Don’t Make a Habit of Swallowing Your Gum

Chewing gum is a practice particularly frowned upon in most formal settings, from school to the workplace, and is often mocked. But the real problem with chewing gum lies in what could happen if you swallow enough of it — and it’s not pretty.

There’s a myth out there that gum stays in your stomach or intestines for an extended period of time, though Alaska-based family medicine physician Dr. John Cullen says that’s not the case. You just really don’t digest it, he says; it will come out naturally and virtually intact through bowel movements.
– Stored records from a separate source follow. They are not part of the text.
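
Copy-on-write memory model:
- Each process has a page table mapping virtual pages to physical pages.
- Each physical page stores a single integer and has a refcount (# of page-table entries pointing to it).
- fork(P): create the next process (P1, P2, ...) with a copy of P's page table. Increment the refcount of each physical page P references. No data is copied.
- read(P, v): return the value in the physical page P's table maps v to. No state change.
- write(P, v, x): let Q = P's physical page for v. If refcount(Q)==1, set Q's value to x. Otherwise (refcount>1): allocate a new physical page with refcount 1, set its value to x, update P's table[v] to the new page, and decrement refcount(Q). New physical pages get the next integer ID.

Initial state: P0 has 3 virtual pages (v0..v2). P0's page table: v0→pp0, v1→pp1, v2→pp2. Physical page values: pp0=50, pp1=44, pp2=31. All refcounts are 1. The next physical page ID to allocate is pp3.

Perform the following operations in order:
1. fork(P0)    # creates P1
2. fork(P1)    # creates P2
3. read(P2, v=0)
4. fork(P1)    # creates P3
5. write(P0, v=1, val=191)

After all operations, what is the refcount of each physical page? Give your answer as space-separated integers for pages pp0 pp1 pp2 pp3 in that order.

Op 1: fork(P0) -> P1. 3 ppages; refcounts: pp0:2 pp1:2 pp2:2
Op 2: fork(P1) -> P2. 3 ppages; refcounts: pp0:3 pp1:3 pp2:3
Op 3: read(P2, v0) -> 50. No state change.
Op 4: fork(P1) -> P3. 3 ppages; refcounts: pp0:4 pp1:4 pp2:4
Op 5: write(P0, v1, 191). refcount(pp1)=4>1 -> COPY to pp3. 4 ppages; refcounts: pp0:4 pp1:3 pp2:4 pp3:1

Answer: 4 3 4 1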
He’s never actually seen gum in someone’s body like this in his practice — and he’s a family physician who performs frequent colonoscopies and endoscopies, tests that allow doctors to examine what’s inside various parts of the body, where this sticky situation would occur.

But in small kids who swallow gum on a regular basis, there have been instances where gum amalgamates into something called a bezoar — in this case, a mass of gum that can get stuck in the intestines and rectum. To get the gum out, doctors would have to go in and remove it manually.

“The only way that chewing gum could stay for seven years [as the myth goes] is if there was a vast amount of it, and even then symptoms such as constipation would mean it’s probably discovered soon,” reports the BBC.

Pediatrics published reports of some gum-swallowing cases in 1998.

“Two patients, each toddlers, received gum on a daily basis and their means of discarding the gum (swallowing) was well known to the families and was a source of levity,” the study authors wrote at the time. “Each child presented with intractable, medically refractory constipation that required manual stool removal. Interestingly, the disimpaction procedure is characteristically a ‘taffy-pull.'”

None of this is to say that swallowing a piece of gum once or twice is a huge problem, but it may not be best to make it a habit.

“The problems that people get into with gum are exceedingly rare but it is important especially for small kids to spit the gum out, to understand that they have to do that,” Cullen says.